With a wonderful photograph and alpine ecology book written by the same friend, Nancy Slack, I was able to identify many of the dwarf alpine plants and other native specialties, including a deep pink rhododendron in its prime, Rhodora. It was hiding behind a rock in a boggy area on the way up, so that I didn’t see it until I was almost back down to the road. The icing on the cake that day.
Not far from Halifax and right on the coastal bedrock, I identified many other dwarf plants, including one that had me stumped for a whole year because arctic-alpine experts could not help me. No wonder — it is a “barrens” species, one which also thrives in harsh conditions—constant wind, cold, sterile rock or sand, and even salt spray — but not on the top of mountains.
Right near there but in a slightly protected bog area were dozens of my favorite wild orchid — Arethusa, or Dragon’s Mouth. These were all smaller than ours but one was ridiculously tiny — 2 inches instead of the average ten or 12 inches high though it was perfectly formed.

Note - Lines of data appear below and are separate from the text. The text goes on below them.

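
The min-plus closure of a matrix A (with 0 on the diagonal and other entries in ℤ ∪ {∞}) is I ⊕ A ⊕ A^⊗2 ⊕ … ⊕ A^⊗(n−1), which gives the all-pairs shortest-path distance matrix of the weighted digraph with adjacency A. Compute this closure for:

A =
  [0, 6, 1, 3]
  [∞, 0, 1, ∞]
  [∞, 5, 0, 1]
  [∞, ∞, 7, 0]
Closure =
  [0, 6, 1, 2]
  [∞, 0, 1, 2]
  [∞, 5, 0, 1]
  [∞, 12, 7, 0]

This is the Floyd-Warshall all-pairs shortest-path computation. For each intermediate vertex k = 0, 1, …, 3, update dist[i][j] ← min(dist[i][j], dist[i][k] + dist[k][j]). The final matrix gives, for each (i, j), the minimum total weight of any directed path from i to j (possibly empty when i = j).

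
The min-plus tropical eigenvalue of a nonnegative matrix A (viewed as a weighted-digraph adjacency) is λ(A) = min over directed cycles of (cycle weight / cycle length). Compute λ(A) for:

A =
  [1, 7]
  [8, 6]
λ(A) = 1

Enumerate directed cycles and compute their means (weight / length). Sample:
  cycle 0 → 0: weight = 1, length = 1, mean = 1/1 ≈ 1.000
  cycle 1 → 1: weight = 6, length = 1, mean = 6/1 ≈ 6.000
  cycle 0 → 1 → 0: weight = 15, length = 2, mean = 15/2 ≈ 7.500
  cycle 1 → 0 → 1: weight = 15, length = 2, mean = 15/2 ≈ 7.500
Minimum mean = 1.000, attained e.g. along the cycle 0 → 0 with weight 1 and length 1. So λ(A) = 1/1 = 1.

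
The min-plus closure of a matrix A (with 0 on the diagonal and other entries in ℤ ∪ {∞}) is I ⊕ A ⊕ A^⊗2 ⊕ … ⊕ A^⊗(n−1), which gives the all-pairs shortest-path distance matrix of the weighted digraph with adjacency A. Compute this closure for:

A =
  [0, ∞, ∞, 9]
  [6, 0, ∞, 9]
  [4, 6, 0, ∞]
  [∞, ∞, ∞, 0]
Closure =
  [0, ∞, ∞, 9]
  [6, 0, ∞, 9]
  [4, 6, 0, 13]
  [∞, ∞, ∞, 0]

This is the Floyd-Warshall all-pairs shortest-path computation. For each intermediate vertex k = 0, 1, …, 3, update dist[i][j] ← min(dist[i][j], dist[i][k] + dist[k][j]). The final matrix gives, for each (i, j), the minimum total weight of any directed path from i to j (possibly empty when i = j).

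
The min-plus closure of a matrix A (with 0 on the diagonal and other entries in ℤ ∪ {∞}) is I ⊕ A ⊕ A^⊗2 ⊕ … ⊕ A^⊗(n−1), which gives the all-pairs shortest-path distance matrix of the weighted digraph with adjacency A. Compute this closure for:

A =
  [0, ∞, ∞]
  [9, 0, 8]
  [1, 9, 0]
Closure =
  [0, ∞, ∞]
  [9, 0, 8]
  [1, 9, 0]

This is the Floyd-Warshall all-pairs shortest-path computation. For each intermediate vertex k = 0, 1, …, 2, update dist[i][j] ← min(dist[i][j], dist[i][k] + dist[k][j]). The final matrix gives, for each (i, j), the minimum total weight of any directed path from i to j (possibly empty when i = j).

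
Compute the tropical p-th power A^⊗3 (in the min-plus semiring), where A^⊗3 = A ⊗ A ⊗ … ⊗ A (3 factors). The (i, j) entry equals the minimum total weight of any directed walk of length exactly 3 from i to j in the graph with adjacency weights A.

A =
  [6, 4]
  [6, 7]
A^⊗3 =
  [16, 14]
  [16, 16]

Each entry (A^⊗3)_ij equals the minimum over all length-3 walks i = v_0 → v_1 → … → v_3 = j of Σ_t A[v_t][v_{t+1}]. For example, for (i, j) = (0, 1) we minimise over 4 possible intermediate vertex sequences; the minimum is 14, attained along the walk 0 → 1 → 0 → 1.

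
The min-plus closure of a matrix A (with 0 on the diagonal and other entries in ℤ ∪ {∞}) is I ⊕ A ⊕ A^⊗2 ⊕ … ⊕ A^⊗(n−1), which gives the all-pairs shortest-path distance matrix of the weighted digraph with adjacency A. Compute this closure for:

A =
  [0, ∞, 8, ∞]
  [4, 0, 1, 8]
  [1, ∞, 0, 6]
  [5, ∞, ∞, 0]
Closure =
  [0, ∞, 8, 14]
  [2, 0, 1, 7]
  [1, ∞, 0, 6]
  [5, ∞, 13, 0]

This is the Floyd-Warshall all-pairs shortest-path computation. For each intermediate vertex k = 0, 1, …, 3, update dist[i][j] ← min(dist[i][j], dist[i][k] + dist[k][j]). The final matrix gives, for each (i, j), the minimum total weight of any directed path from i to j (possibly empty when i = j).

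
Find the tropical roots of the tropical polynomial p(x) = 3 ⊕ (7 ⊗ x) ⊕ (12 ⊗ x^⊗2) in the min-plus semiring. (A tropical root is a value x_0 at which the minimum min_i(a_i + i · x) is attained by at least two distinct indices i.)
Roots: {-5, -4}

Each tropical root is a break point of the lower envelope of the lines y = a_i + i · x (there are 3 lines, with slopes 0, 1, ..., 2). Only the lines that attain the minimum somewhere contribute to roots; other lines are dominated. Here the surviving (envelope) indices are i = 2, i = 1, i = 0.
Intersections between consecutive envelope lines give the roots: for adjacent envelope indices i < j the intersection is x = (a_i − a_j) / (j − i). Reading off the sorted break points: {-5, -4}.
Verification: at each break x_0, at least two indices attain the minimum of min_i(a_i + i · x_0).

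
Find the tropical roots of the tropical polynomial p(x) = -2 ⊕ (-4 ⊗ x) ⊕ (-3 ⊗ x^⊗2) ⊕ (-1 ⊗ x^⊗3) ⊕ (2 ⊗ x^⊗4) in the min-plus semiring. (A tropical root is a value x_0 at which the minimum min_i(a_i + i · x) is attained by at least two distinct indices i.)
Roots: {-3, -2, -1, 2}

Each tropical root is a break point of the lower envelope of the lines y = a_i + i · x (there are 5 lines, with slopes 0, 1, ..., 4). Only the lines that attain the minimum somewhere contribute to roots; other lines are dominated. Here the surviving (envelope) indices are i = 4, i = 3, i = 2, i = 1, i = 0.
Intersections between consecutive envelope lines give the roots: for adjacent envelope indices i < j the intersection is x = (a_i − a_j) / (j − i). Reading off the sorted break points: {-3, -2, -1, 2}.
Verification: at each break x_0, at least two indices attain the minimum of min_i(a_i + i · x_0).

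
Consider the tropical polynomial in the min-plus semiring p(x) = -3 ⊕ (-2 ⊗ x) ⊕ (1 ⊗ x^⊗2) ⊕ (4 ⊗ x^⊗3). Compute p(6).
p(6) = -3

A tropical monomial a ⊗ x^⊗i evaluates to a + i · x. Evaluating each term at x = 6:
  Term 0 contributes -3 + 0 · 6 = -3
  Term 1 contributes -2 + 1 · 6 = 4
  Term 2 contributes 1 + 2 · 6 = 13
  Term 3 contributes 4 + 3 · 6 = 22
p(6) = ⊕ of these = min[-3, 4, 13, 22] = -3.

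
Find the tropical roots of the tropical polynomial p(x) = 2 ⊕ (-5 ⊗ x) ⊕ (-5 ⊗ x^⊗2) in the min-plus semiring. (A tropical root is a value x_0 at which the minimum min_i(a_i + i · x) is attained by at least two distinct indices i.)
Roots: {0, 7}

Each tropical root is a break point of the lower envelope of the lines y = a_i + i · x (there are 3 lines, with slopes 0, 1, ..., 2). Only the lines that attain the minimum somewhere contribute to roots; other lines are dominated. Here the surviving (envelope) indices are i = 2, i = 1, i = 0.
Intersections between consecutive envelope lines give the roots: for adjacent envelope indices i < j the intersection is x = (a_i − a_j) / (j − i). Reading off the sorted break points: {0, 7}.
Verification: at each break x_0, at least two indices attain the minimum of min_i(a_i + i · x_0).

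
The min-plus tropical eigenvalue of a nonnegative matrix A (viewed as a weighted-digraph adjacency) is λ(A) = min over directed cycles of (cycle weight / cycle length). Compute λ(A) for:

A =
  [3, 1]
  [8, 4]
λ(A) = 3

Enumerate directed cycles and compute their means (weight / length). Sample:
  cycle 0 → 0: weight = 3, length = 1, mean = 3/1 ≈ 3.000
  cycle 1 → 1: weight = 4, length = 1, mean = 4/1 ≈ 4.000
  cycle 0 → 1 → 0: weight = 9, length = 2, mean = 9/2 ≈ 4.500
  cycle 1 → 0 → 1: weight = 9, length = 2, mean = 9/2 ≈ 4.500
Minimum mean = 3.000, attained e.g. along the cycle 0 → 0 with weight 3 and length 1. So λ(A) = 3/1 = 3.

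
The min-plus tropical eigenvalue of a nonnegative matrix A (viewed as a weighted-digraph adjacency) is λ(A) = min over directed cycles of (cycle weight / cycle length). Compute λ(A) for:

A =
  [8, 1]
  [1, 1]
λ(A) = 1

Enumerate directed cycles and compute their means (weight / length). Sample:
  cycle 0 → 0: weight = 8, length = 1, mean = 8/1 ≈ 8.000
  cycle 1 → 1: weight = 1, length = 1, mean = 1/1 ≈ 1.000
  cycle 0 → 1 → 0: weight = 2, length = 2, mean = 2/2 ≈ 1.000
  cycle 1 → 0 → 1: weight = 2, length = 2, mean = 2/2 ≈ 1.000
Minimum mean = 1.000, attained e.g. along the cycle 1 → 1 with weight 1 and length 1. So λ(A) = 1/1 = 1.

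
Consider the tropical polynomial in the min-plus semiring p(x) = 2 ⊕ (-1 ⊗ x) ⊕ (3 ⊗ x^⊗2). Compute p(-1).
p(-1) = -2

A tropical monomial a ⊗ x^⊗i evaluates to a + i · x. Evaluating each term at x = -1:
  Term 0 contributes 2 + 0 · -1 = 2
  Term 1 contributes -1 + 1 · -1 = -2
  Term 2 contributes 3 + 2 · -1 = 1
p(-1) = ⊕ of these = min[2, -2, 1] = -2.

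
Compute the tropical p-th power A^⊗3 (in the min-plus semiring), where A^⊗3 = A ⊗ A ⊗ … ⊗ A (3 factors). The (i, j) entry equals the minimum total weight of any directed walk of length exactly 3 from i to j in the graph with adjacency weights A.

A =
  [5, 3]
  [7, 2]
A^⊗3 =
  [12, 7]
  [11, 6]

Each entry (A^⊗3)_ij equals the minimum over all length-3 walks i = v_0 → v_1 → … → v_3 = j of Σ_t A[v_t][v_{t+1}]. For example, for (i, j) = (0, 1) we minimise over 4 possible intermediate vertex sequences; the minimum is 7, attained along the walk 0 → 1 → 1 → 1.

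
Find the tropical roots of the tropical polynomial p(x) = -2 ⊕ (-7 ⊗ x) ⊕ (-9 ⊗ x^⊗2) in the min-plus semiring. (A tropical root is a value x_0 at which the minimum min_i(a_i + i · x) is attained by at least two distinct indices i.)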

On the drive home a few days later my new cell phone was not working in the deep valley near Mt. Washington. So despite the prediction of thunderstorms, I “had to drive up it” again, where, sure enough, cell coverage was excellent. And so were the flowers on the Alpine Garden trail, which is very difficult walking because of the loose rocks and boulders that cover the whole mountain. But with the help of a walking stick, very slow, careful walking, and Nancy’s book (which all the other botanists were using too), I was able to identify dozens of plants, blooming or not. It was a blast.
Just after the drizzle started, I headed back up the steep, difficult climb to the car, lacking just a couple of species that should have been blooming. Aha—there the pink beauties were, visible from the trail going in this direction. A totally successful hunt, and the downpour didn’t start until I was in the car!